Manchester

Police to review coroner's findings in David Askew case

David Askew (Pic: Greater Manchester Police)
Image caption David Askew, 64, lived with his mother and brother in Hattersley

Senior police officers are to review the findings of a coroner who ruled a vulnerable man was unlawfully killed in Greater Manchester.

David Askew, who had learning difficulties, was found dead outside his home in Hattersley in March 2010.

South Manchester coroner John Pollard said the 64-year-old had suffered 30 years of torment from "feral youths".

He said there was a "staggering degree of inertia and complacency" shown by agencies dealing with Mr Askew.

They included Greater Manchester Police, Tameside Council and housing associations, he said.

"The fact that there is 38 separate offences reported against this family within a three-year period shows the appalling way in which this element of feral youths can bring misery to a decent, vulnerable family," the coroner said.

Youth jailed

Pathologist Dr Charles Wilson told the hearing at Stockport coroner's court that an altercation with youths 10 minutes before he collapsed had been a factor in his death.

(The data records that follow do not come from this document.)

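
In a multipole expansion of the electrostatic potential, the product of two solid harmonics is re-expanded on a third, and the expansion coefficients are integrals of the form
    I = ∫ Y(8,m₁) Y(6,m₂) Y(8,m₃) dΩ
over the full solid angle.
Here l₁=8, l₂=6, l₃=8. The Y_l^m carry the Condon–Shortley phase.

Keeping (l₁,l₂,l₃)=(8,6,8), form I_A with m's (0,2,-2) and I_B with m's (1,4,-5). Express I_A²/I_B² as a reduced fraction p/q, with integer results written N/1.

104/33

Shared (l₁,l₂,l₃)=(8,6,8): N and (l;000)² cancel in I_A²/I_B².
A: Δ = 6!·10!·6!/23! = 1/13742520792; Racah Σ t=2..6: t=2:+1/597196800 t=3:−1/62208000 t=4:+1/39813120 t=5:−1/130636800 t=6:+1/2786918400 = 143/41803776000; ⇒ 3j(8 6 8; 0 2 -2)² = 26/7429, sgn +1
B: Δ = 6!·10!·6!/23! = 1/13742520792; Racah Σ t=4..6: t=4:+1/1045094400 t=5:−1/1161216000 t=6:+1/12541132800 = 11/62705664000; ⇒ 3j(8 6 8; 1 4 -5)² = 33/29716, sgn -1
I_A²/I_B² = (26/7429)/(33/29716) = 104/33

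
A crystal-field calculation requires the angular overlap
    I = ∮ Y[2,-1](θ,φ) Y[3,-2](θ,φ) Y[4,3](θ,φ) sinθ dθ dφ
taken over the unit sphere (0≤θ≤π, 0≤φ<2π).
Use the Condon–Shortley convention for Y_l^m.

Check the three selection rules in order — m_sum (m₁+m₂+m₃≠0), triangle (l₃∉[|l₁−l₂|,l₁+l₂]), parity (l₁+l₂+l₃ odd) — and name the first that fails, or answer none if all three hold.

parity

azimuthal sum: -1 − 2 + 3 = 0  ✓
1 ≤ 4 ≤ 5 (triangle on l)  ✓
L = 2 + 3 + 4 = 9 (odd)  ✗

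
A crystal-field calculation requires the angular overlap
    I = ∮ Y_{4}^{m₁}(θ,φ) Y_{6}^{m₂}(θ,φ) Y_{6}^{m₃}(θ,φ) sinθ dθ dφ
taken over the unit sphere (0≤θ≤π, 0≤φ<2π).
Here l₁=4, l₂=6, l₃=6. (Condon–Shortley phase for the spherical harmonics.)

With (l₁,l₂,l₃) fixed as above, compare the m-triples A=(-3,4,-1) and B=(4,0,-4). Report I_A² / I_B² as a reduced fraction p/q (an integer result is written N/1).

25/21

Shared (l₁,l₂,l₃)=(4,6,6): N and (l;000)² cancel in I_A²/I_B².
A: Δ = 4!·4!·8!/17! = 1/15315300; Racah Σ t=3..4: t=3:−1/725760 t=4:+1/207360 = 1/290304; ⇒ 3j(4 6 6; -3 4 -1)² = 125/7293, sgn -1
B: Δ = 4!·4!·8!/17! = 1/15315300; Racah Σ t=0..0: t=0:+1/829440 = 1/829440; ⇒ 3j(4 6 6; 4 0 -4)² = 35/2431, sgn +1
I_A²/I_B² = (125/7293)/(35/2431) = 25/21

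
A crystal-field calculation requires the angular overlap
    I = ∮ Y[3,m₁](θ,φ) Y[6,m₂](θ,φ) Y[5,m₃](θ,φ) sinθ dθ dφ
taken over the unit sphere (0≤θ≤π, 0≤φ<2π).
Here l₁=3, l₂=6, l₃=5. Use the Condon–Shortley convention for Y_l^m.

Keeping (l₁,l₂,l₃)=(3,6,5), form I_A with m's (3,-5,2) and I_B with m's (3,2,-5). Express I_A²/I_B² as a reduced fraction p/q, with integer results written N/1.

l's match ⇒ only the (l;m) 3-j factors differ between A and B.
A: triangle coeff Δ(3,6,5) = 1/675675; Σ_t [0,0]: t=0:+1/241920 = 1/241920; (3j)²=2/91 [(3 6 5; 3 -5 2)], sign=-1
B: triangle coeff Δ(3,6,5) = 1/675675; Σ_t [0,0]: t=0:+1/1935360 = 1/1935360; (3j)²=1/1001 [(3 6 5; 3 2 -5)], sign=+1
I_A²/I_B² = (2/91)/(1/1001) = 22/1

22/1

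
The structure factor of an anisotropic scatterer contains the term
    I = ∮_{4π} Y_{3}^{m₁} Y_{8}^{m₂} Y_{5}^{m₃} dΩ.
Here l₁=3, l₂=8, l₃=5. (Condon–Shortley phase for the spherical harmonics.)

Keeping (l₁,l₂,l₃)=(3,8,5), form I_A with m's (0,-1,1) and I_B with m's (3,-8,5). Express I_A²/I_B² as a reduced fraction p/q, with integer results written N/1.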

He said Mr Askew had suffered from ischemic heart disease - which meant not enough blood got to his heart - and from cancer of the oesophagus.

Mr Wilson said the adrenalin released by the altercation would have made his heart beat faster, and in turn this could cause heart failure in an already weakened heart.

Kial Cottingham, 19, who lived nearby later pleaded guilty to harassing Mr Askew and was jailed for 16 months last year. He apologised to the Askew family at the hearing earlier this week.

The Crown Prosecution Service (CPS) said there was no evidence to charge Cottingham with manslaughter.

'Significant improvements'

Mr Pollard said the law precluded him from naming any individual or persons as responsible for causing Mr Askew's death.

Speaking after the conclusion of the inquest, Assistant Chief Constable Garry Shewan said it was "completely unacceptable" that the Askew family had been targeted for so long.

He claimed the force had made "significant improvements" to the way it dealt with anti-social behaviour.

A spokesman for Tameside council acknowledged all agencies within the borough needed to work "more closely" together.

On Thursday, a police spokesman confirmed members of the force's major incident team would be reviewing the coroner's findings.

But he added the force had not been asked to re-open the case.